We will never be able to achieve time travel if we spend our lives burying our heads in the sand instead of looking bravely upon and learning from an opened eyed view of our past.

In the Never Ending Story, Micheal Ende described a mountain that was only ever climbed by the first one to climb it, because no one ever climbed the mountain again. Once the first climber reached the top, the next to climb out would be until all memory of an earlier climb had been lost.

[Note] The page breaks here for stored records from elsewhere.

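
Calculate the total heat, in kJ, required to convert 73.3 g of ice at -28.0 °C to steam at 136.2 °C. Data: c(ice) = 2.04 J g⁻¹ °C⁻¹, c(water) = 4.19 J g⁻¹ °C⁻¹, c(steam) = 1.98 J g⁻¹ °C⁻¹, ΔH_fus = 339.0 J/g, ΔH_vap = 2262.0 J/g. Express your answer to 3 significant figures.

q = 231 kJ

q1 (heat ice -28.0→0.0 °C): 73.3 × 2.04 × 28.0 = 4187 J
q2 (melt at 0 °C): 73.3 × 339.0 = 24849 J
q3 (heat water 0.0→100.0 °C): 73.3 × 4.19 × 100.0 = 30713 J
q4 (vaporize at 100 °C): 73.3 × 2262.0 = 165805 J
q5 (heat steam 100.0→136.2 °C): 73.3 × 1.98 × 36.2 = 5254 J
Total: 4187 + 24849 + 30713 + 165805 + 5254 = 230808 J = 231 kJ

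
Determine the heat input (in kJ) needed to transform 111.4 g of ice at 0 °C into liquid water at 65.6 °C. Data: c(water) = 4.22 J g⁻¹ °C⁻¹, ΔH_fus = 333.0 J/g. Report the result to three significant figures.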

Thus, everyone who climbed that mountain was always the first.

If we change our language and remove our history until nothing atrocious ever happened from the past, we can always repeat such atrocities as though they had never been done before.

It doesn't really matter. What needs to be done will be done whether we call it Quantum Meadow, Gravity Plain, Electromagnetic Moore (oops, scratch that one) Veld, or something else. People will only be momentarily confused, then, what was scientifically labeled a 'moron' will be abused and turned into a derogatory slight, until the term is relabeled, 'stupid,' then, when that term is hijacked as an insult, it can be renamed, 'retarded,' and when that term becomes demeaning, we'll start using a word like 'slow,' and once everyone understands how negative that word has become, we can change it to, 'special,' but when kids on the playground start teasing each other about being "special", what's the next official word for low intelligence? Maybe we shouldn't be identifying low IQ to begin with. Let it stand, ignore it, don't study the phenomenon or learn how to improve it, because that just legitimizes the perception that some people have benefits over others. We wouldn't want to recognize something as inequitable as that.

https://www.tnellen.com/cybereng/harrison.html

-Will
 
I'm not going to comment in depth on whether the application of culture wars to common English words is nonsense or not. It's a sigmoidal, bifurcated or perhaps a catastrophe curve transition rather than a binary choice in many cases. Back in the 90s, was told by my US employer not to use the phrase "master-slave relationship" in regard to the established computing paradigm. That seemed like a reasonable request, but nowadays it feels like political correctness often strays into ridiculousness.